The gold medal given to the winner of the US Open - which dates to the first, in 1895 - has been renamed in Nicklaus’s honor and will feature his likeness on the back. Plans were also announced for a new Jack Nicklaus Room at the USGA museum in Far Hills, N.J., to highlight Nicklaus’s accomplishments in USGA events and feature his memorabilia. He also won two US Amateurs (1959, 1961), and two US Senior Opens (1991, 1993).
“These are honors that truly challenge you to put words with, because of how humbling and meaningful they are,’’ Nicklaus said. “I have always held the USGA and their championships in the highest regard. I have played in 71, since I was a 13-year-old junior. They have always been the ultimate and complete examinations of a golfer.’’
Rare bird for Quiros
Alvaro Quiros is one of the longest hitters in golf, so when the Spaniard made a hole-in-one during his Wednesday practice round, it wasn’t a shock that he did it on the 288-yard seventh, a par 4.
“You need to have luck to play good golf, I think,’’ said Quiros. “Unfortunately, it was in a practice round. But it is a good sign, isn’t it?’’
Quiros used a driver on the uphill shot, didn’t see the ball go in, and after taking the ball out of the hole, tossed it into the stands. The albatross might not have come in competition, but it was still important.

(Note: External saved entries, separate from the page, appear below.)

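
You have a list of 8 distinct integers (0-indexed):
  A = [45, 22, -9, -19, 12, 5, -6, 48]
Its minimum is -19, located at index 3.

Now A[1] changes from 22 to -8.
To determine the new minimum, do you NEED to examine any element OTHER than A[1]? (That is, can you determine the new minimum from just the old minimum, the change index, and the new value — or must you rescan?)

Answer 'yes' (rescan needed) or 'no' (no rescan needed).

Old min = -19 at index 3
Change at index 1: 22 -> -8
Index 1 was NOT the min. New min = min(-19, -8). No rescan of other elements needed.
Needs rescan: no

Answer: no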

“It could sound a little ridiculous, but it was an excellent shot, and especially because I was playing a match against Gonzalo [Fernandez-Castano], and I beat him thanks to this shot,’’ Quiros said. “So that’s the most important thing.’’
It’s a tough ticket
Tickets for the US Open are officially sold out, the 26th consecutive year that has happened. The streak started in 1987, when it was held at the Olympic Club . . . The famous San Francisco fog rolled in Wednesday morning, then burned off. The forecast the next four days is quite good: expected highs ranging from 64 (Thursday) to 81 (Saturday), lows in the 50s, with no chance of rain. If there’s any kind of delay, expect it to be fog-related . . . The USGA announced that its time par - the amount of time it expects groups to play - is 4 hours, 37 minutes for first and second rounds (when threesomes are playing), and 4:02 for the final two rounds (twosomes). Two words: No chance.